Today's interns may be tomorrow's corporate leaders, and MBA interns are especially sought after.
Among employers who offered internships to MBA students in 2015, 92 percent plan to increase or maintain the number of internship offerings in 2016, according to a report from the Graduate Management Admission Council.
Business school applicants should look at a school's track record for internships and job placement when deciding where to go, experts say.
"MBA recruiting is relationship-based. And so, recruiters and students have to engage with each other at a very high level throughout the entire recruiting process. A strong career management center will have strong relationships with both recruiters and students that will help facilitate those really strong connections," says Liza Kirkpatrick, the director of career services for the full-time MBA programs at Northwestern University's Kellogg School of Management.
When 27-year-old Michael Schick applied to business school, he wanted to transfer the skills he'd learned working in investment management to another industry.
Now a student at the Massachusetts Institute of Technology's Sloan School of Management, he's readying for a career as a consultant.
"When I came and I visited, the people at the career development office here were just really awesome. They really had their stuff together. And they also just were really personable," says Schick, who graduates this year.
As an MBA student, he interned at the consulting firm Bain & Company, where he learned about strategically analyzing problems, working with clients and other skills.
Internships are critical for getting your foot in the door in some industries, says Sue Kline, co-senior director of the career development office at Sloan.
"If you're someone who's interested in investment banking, it becomes important to have an internship because that is the way into the full-time opportunity. Or in some cases, leadership development programs," she says.
The best way to find out what type of internships and jobs students get is to look at a school's annual employment report, experts say. These reports are usually published online.
Among Kellogg's MBA students, consulting is the most popular industry for interning, according to its employment reports. At least 24 percent of students interned in this field each year between 2011 and 2015. Many of the students rely on the school to help them get real-world experience.
In 2015, about 78 percent found their internships through Kellogg, says Kirkpatrick. "They either find it via the job posting board or one of our on-campus interviews."
At other schools, students may gravitate toward other industries.
"We live in a business community – a very active, engaged business community – that has a kind of emphasis in the areas of technology and life sciences," says JoAnne Starr, assistant dean for graduate programs at the Rady School of Management at University of California—San Diego.

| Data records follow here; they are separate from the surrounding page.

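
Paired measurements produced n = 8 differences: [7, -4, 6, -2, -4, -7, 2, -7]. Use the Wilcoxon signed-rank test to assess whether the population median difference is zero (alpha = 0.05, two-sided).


Step 1: Drop any zero differences (none here) and take |d_i|.
|d| = [7, 4, 6, 2, 4, 7, 2, 7]
Step 2: Midrank |d_i| (ties get averaged ranks).
ranks: |7|->7, |4|->3.5, |6|->5, |2|->1.5, |4|->3.5, |7|->7, |2|->1.5, |7|->7
Step 3: Attach original signs; sum ranks with positive sign and with negative sign.
W+ = 7 + 5 + 1.5 = 13.5
W- = 3.5 + 1.5 + 3.5 + 7 + 7 = 22.5
(Check: W+ + W- = 36 should equal n(n+1)/2 = 36.)
Step 4: Test statistic W = min(W+, W-) = 13.5.
Step 5: Ties in |d|, so use the tie-corrected normal approximation.
        E[W] = n(n+1)/4 = 8*9/4 = 18.
        Tie groups: |d|=2 (t=2), |d|=4 (t=2), |d|=7 (t=3); sum(t^3 - t) = 36.
        Var[W] = n(n+1)(2n+1)/24 - sum(t^3-t)/48 = 1224/24 - 36/48 = 50.25.
        z = (W - E[W]) / sqrt(Var[W]) = (13.5 - 18) / 7.0887 = -0.6348.
        Two-sided p = 2*Phi(z) = 0.525552.
Step 6: alpha = 0.05. fail to reject H0.

W+ = 13.5, W- = 22.5, W = min = 13.5, p = 0.525552, fail to reject H0.


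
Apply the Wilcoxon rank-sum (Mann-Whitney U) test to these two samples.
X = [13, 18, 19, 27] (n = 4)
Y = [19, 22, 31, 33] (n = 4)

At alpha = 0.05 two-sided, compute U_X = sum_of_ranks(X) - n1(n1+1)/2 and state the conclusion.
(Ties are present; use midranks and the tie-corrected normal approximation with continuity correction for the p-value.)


Step 1: Combine and sort all 8 observations; assign midranks.
sorted (value, group): (13,X), (18,X), (19,X), (19,Y), (22,Y), (27,X), (31,Y), (33,Y)
ranks: 13->1, 18->2, 19->3.5, 19->3.5, 22->5, 27->6, 31->7, 33->8
Step 2: Rank sum for X: R1 = 1 + 2 + 3.5 + 6 = 12.5.
Step 3: U_X = R1 - n1(n1+1)/2 = 12.5 - 4*5/2 = 12.5 - 10 = 2.5.
       U_Y = n1*n2 - U_X = 16 - 2.5 = 13.5.
Step 4: Ties are present, so use the tie-corrected normal approximation (with continuity correction) for the p-value.
Step 5: p-value = 0.146489; compare to alpha = 0.05. fail to reject H0.

U_X = 2.5, p = 0.146489, fail to reject H0 at alpha = 0.05.


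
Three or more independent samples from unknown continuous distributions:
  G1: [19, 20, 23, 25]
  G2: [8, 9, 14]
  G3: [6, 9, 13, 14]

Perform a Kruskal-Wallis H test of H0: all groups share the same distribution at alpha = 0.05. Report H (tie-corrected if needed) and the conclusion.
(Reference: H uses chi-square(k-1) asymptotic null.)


Step 1: Combine all N = 11 observations and assign midranks.
sorted (value, group, rank): (6,G3,1), (8,G2,2), (9,G2,3.5), (9,G3,3.5), (13,G3,5), (14,G2,6.5), (14,G3,6.5), (19,G1,8), (20,G1,9), (23,G1,10), (25,G1,11)
Step 2: Sum ranks within each group.
R_1 = 38 (n_1 = 4)
R_2 = 12 (n_2 = 3)
R_3 = 16 (n_3 = 4)
Step 3: H = 12/(N(N+1)) * sum(R_i^2/n_i) - 3(N+1)
     = 12/(11*12) * (38^2/4 + 12^2/3 + 16^2/4) - 3*12
     = 0.090909 * 473 - 36
     = 7.000000.
Step 4: Ties present; correction factor C = 1 - 12/(11^3 - 11) = 0.990909. Corrected H = 7.000000 / 0.990909 = 7.064220.
Step 5: Under H0, H ~ chi^2(2); p-value = 0.029243.
Step 6: alpha = 0.05. reject H0.

H = 7.0642, df = 2, p = 0.029243, reject H0.


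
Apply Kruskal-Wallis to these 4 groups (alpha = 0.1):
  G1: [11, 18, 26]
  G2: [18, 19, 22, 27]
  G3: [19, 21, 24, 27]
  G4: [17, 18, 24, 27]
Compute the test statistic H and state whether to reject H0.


Step 1: Combine all N = 15 observations and assign midranks.
sorted (value, group, rank): (11,G1,1), (17,G4,2), (18,G1,4), (18,G2,4), (18,G4,4), (19,G2,6.5), (19,G3,6.5), (21,G3,8), (22,G2,9), (24,G3,10.5), (24,G4,10.5), (26,G1,12), (27,G2,14), (27,G3,14), (27,G4,14)
Step 2: Sum ranks within each group.
R_1 = 17 (n_1 = 3)
R_2 = 33.5 (n_2 = 4)
R_3 = 39 (n_3 = 4)
R_4 = 30.5 (n_4 = 4)
Step 3: H = 12/(N(N+1)) * sum(R_i^2/n_i) - 3(N+1)
     = 12/(15*16) * (17^2/3 + 33.5^2/4 + 39^2/4 + 30.5^2/4) - 3*16
     = 0.050000 * 989.708 - 48
     = 1.485417.
Step 4: Ties present; correction factor C = 1 - 60/(15^3 - 15) = 0.982143. Corrected H = 1.485417 / 0.982143 = 1.512424.
Step 5: Under H0, H ~ chi^2(3); p-value = 0.679406.
Step 6: alpha = 0.1. fail to reject H0.

H = 1.5124, df = 3, p = 0.679406, fail to reject H0.


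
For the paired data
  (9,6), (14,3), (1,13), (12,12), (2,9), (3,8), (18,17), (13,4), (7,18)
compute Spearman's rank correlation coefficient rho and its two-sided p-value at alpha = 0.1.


Step 1: Rank x and y separately (midranks; no ties here).
rank(x): 9->5, 14->8, 1->1, 12->6, 2->2, 3->3, 18->9, 13->7, 7->4
rank(y): 6->3, 3->1, 13->7, 12->6, 9->5, 8->4, 17->8, 4->2, 18->9
Step 2: d_i = R_x(i) - R_y(i); compute d_i^2.
  (5-3)^2=4, (8-1)^2=49, (1-7)^2=36, (6-6)^2=0, (2-5)^2=9, (3-4)^2=1, (9-8)^2=1, (7-2)^2=25, (4-9)^2=25
sum(d^2) = 150.
Step 3: rho = 1 - 6*150 / (9*(9^2 - 1)) = 1 - 900/720 = -0.250000.
Step 4: Under H0, t = rho * sqrt((n-2)/(1-rho^2)) = -0.6831 ~ t(7).
Step 5: Two-sided p-value from the t-distribution with 7 df = 0.516490.
Step 6: alpha = 0.1. fail to reject H0.

rho = -0.2500, p = 0.516490, fail to reject H0 at alpha = 0.1.


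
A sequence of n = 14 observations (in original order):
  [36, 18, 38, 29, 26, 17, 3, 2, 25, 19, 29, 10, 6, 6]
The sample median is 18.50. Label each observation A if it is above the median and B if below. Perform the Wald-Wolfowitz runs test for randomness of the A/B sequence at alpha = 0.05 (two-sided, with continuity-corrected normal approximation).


Step 1: Compute median = 18.50; label A = above, B = below.
Labels in order: ABAAABBBAAABBB  (n_A = 7, n_B = 7)
Step 2: Count runs R = 6.
Step 3: Under H0 (random ordering), E[R] = 2*n_A*n_B/(n_A+n_B) + 1 = 2*7*7/14 + 1 = 8.0000.
        Var[R] = 2*n_A*n_B*(2*n_A*n_B - n_A - n_B) / ((n_A+n_B)^2 * (n_A+n_B-1)) = 8232/2548 = 3.2308.
        SD[R] = 1.7974.
Step 4: Continuity-corrected z = (R + 0.5 - E[R]) / SD[R] = (6 + 0.5 - 8.0000) / 1.7974 = -0.8345.
Step 5: Two-sided p-value via normal approximation = 2*(1 - Phi(|z|)) = 0.403986.
Step 6: alpha = 0.05. fail to reject H0.

R = 6, z = -0.8345, p = 0.403986, fail to reject H0.


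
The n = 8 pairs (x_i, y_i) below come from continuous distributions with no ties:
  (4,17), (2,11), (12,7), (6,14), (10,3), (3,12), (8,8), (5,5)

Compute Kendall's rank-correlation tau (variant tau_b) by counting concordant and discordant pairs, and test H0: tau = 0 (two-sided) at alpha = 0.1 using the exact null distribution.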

These industries are especially popular for student internships, she says
Applicants should consider how a school's location ties into networking and internship opportunities, Starr says.
"Our deepest relationships, I think really at any business school, are going to be regional. It's people in the region who can come and do a seminar in the evening, who can be a guest speaker in a class, who can serve as advisers or coaches for a particular project," she says. For Rady students, Starr says, it's easier to have coffee with someone who lives in Orange County than St. Louis, for example.
Many students also travel across the country to make professional connections and intern. Schick, from MIT, interned in Atlanta, where he'll also relocate to for a job at Bain & Company once he graduates.
MBA internships are important for applying all that's learned in school and seeing how it plays out in the real world, he says. "You can read about it and talk to people about it a lot, but really the best way to learn is to just do it."